Nous souhaitons revenir sur le refus opposé à la diffusion institutionnelle de l’annonce du séminaire du 18 juin, organisé à l’initiative de la CFDT, consacré au lien entre activités d’enseignement et santé mentale des étudiants.
Cette décision nous étonne car elle semble traduire une conception restrictive du dialogue social universitaire, cantonnant les organisations syndicales à des fonctions revendicatives ou contestataires lorsqu’elles cherchent à contribuer à la réflexion collective sur les missions de l’université.
Or ce séminaire n’a rien d’un événement militant ou partisan. Ouvert à l’ensemble des personnels, il associe des collègues de différents horizons autour d’une question devenue centrale dans l’enseignement supérieur : le rôle que peuvent jouer les enseignants face à la dégradation préoccupante de la santé mentale étudiante. Nous pensions qu’une université pouvait considérer ce type d’initiative comme une contribution utile à sa vie intellectuelle et à la démocratie participative qu’elle affirme vouloir encourager.
Nous apprenons par ailleurs avec intérêt qu’une autre organisation syndicale, manifestement inspirée par cette initiative, envisage désormais d’organiser des séminaires similaires. Nous nous en réjouissons sincèrement : si notre démarche contribue à multiplier les espaces de réflexion collective au sein de l’établissement, c’est assurément une bonne nouvelle. Nous espérons donc que ces futures initiatives citoyennes bénéficieront d’un soutien institutionnel en matière de communication, indépendamment de l’organisation qui les porte.
Au-delà de cet épisode, cette situation souligne la nécessité de clarifier les règles de communication institutionnelle. Une régulation est évidemment nécessaire pour garantir la lisibilité des canaux de communication, mais elle ne doit ni décourager les initiatives de la communauté universitaire ni freiner les démarches favorisant la réflexion collective, la participation et le débat sur les missions de l’établissement.
L’université gagnerait à distinguer plus clairement ce qui relève de la communication militante des organisations syndicales, pour laquelle des canaux spécifiques existent, de ce qui relève de l’animation de la démocratique de l’établissement autour de sujets d’intérêt général. À l’université comme ailleurs, notre organisation défend l’engagement des communautés et la participation de tous aux réflexions sur le sens sociétal des activités.
Enfin, les règles de communication ne peuvent reposer sur l’exercice d’un pouvoir discrétionnaire.
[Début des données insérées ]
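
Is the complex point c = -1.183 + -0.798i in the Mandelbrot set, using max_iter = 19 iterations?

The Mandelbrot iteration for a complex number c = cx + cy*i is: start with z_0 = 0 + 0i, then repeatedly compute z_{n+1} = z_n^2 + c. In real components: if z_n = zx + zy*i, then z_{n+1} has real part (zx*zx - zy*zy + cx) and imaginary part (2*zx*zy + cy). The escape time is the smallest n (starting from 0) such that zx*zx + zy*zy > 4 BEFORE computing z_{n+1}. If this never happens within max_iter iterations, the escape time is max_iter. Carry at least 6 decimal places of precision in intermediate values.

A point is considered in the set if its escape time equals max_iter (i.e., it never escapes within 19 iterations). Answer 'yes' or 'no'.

z_0 = 0 + 0i, c = -1.1830 + -0.7980i
Iter 1: z = -1.1830 + -0.7980i, |z|^2 = 2.0363
Iter 2: z = -0.4203 + 1.0901i, |z|^2 = 1.3649
Iter 3: z = -2.1946 + -1.7143i, |z|^2 = 7.7552
Escaped at iteration 3

Answer: no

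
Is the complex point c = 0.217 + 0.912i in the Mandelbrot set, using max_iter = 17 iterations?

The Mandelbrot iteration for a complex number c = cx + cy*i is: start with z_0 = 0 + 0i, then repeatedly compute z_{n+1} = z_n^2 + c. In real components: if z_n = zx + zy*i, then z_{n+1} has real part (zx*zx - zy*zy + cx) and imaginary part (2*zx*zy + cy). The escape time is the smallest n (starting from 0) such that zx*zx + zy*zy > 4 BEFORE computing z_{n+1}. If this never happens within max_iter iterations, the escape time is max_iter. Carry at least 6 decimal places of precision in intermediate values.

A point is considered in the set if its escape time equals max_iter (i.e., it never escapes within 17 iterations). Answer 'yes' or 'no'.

z_0 = 0 + 0i, c = 0.2170 + 0.9120i
Iter 1: z = 0.2170 + 0.9120i, |z|^2 = 0.8788
Iter 2: z = -0.5677 + 1.3078i, |z|^2 = 2.0326
Iter 3: z = -1.1711 + -0.5728i, |z|^2 = 1.6996
Iter 4: z = 1.2605 + 2.2536i, |z|^2 = 6.6674
Escaped at iteration 4

Answer: no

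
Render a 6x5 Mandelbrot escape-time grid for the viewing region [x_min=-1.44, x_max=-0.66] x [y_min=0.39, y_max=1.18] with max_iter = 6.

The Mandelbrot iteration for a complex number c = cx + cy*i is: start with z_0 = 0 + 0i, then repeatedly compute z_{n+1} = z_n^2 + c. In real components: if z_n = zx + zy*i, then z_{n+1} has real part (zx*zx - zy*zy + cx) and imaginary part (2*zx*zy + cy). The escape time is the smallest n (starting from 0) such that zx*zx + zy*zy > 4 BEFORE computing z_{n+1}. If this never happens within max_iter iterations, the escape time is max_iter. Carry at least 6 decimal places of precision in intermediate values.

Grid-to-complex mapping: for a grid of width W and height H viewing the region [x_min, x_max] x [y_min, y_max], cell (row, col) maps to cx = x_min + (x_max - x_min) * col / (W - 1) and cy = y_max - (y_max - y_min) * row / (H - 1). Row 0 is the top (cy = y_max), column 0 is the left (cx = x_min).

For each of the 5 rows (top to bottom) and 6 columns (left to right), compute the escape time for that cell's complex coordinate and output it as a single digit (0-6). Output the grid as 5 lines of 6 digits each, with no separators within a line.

Answer: 223333
333334
333344
334556
466666

Derivation:
(row=0, col=0): c = -1.4400 + 1.1800i → escape time 2
(row=0, col=1): c = -1.2840 + 1.1800i → escape time 2
(row=0, col=2): c = -1.1280 + 1.1800i → escape time 3
(row=0, col=3): c = -0.9720 + 1.1800i → escape time 3
(row=0, col=4): c = -0.8160 + 1.1800i → escape time 3
(row=0, col=5): c = -0.6600 + 1.1800i → escape time 3
(row=1, col=0): c = -1.4400 + 0.9825i → escape time 3
(row=1, col=1): c = -1.2840 + 0.9825i → escape time 3
(row=1, col=2): c = -1.1280 + 0.9825i → escape time 3
(row=1, col=3): c = -0.9720 + 0.9825i → escape time 3
(row=1, col=4): c = -0.8160 + 0.9825i → escape time 3
(row=1, col=5): c = -0.6600 + 0.9825i → escape time 4
(row=2, col=0): c = -1.4400 + 0.7850i → escape time 3
(row=2, col=1): c = -1.2840 + 0.7850i → escape time 3
(row=2, col=2): c = -1.1280 + 0.7850i → escape time 3
(row=2, col=3): c = -0.9720 + 0.7850i → escape time 3
(row=2, col=4): c = -0.8160 + 0.7850i → escape time 4
(row=2, col=5): c = -0.6600 + 0.7850i → escape time 4
(row=3, col=0): c = -1.4400 + 0.5875i → escape time 3
(row=3, col=1): c = -1.2840 + 0.5875i → escape time 3
(row=3, col=2): c = -1.1280 + 0.5875i → escape time 4
(row=3, col=3): c = -0.9720 + 0.5875i → escape time 5
(row=3, col=4): c = -0.8160 + 0.5875i → escape time 5
(row=3, col=5): c = -0.6600 + 0.5875i → escape time 6
(row=4, col=0): c = -1.4400 + 0.3900i → escape time 4
(row=4, col=1): c = -1.2840 + 0.3900i → escape time 6
(row=4, col=2): c = -1.1280 + 0.3900i → escape time 6
(row=4, col=3): c = -0.9720 + 0.3900i → escape time 6
(row=4, col=4): c = -0.8160 + 0.3900i → escape time 6
(row=4, col=5): c = -0.6600 + 0.3900i → escape time 6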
Elles doivent être explicites et transparentes afin de garantir un traitement équitable des initiatives contribuant à la vie collective de l’établissement. C’est à cette condition que pourront être pleinement encouragés l’engagement, l’initiative et la participation de l’ensemble de la communauté universitaire, au service de l’intérêt général plutôt qu’au bénéfice des seules orientations portées par les équipes dirigeantes.
Nous sommes bien sur disponibles pour contribuer aux réflexions et permettre de faire évoluer les pratiques de la façon la plus constructive possible.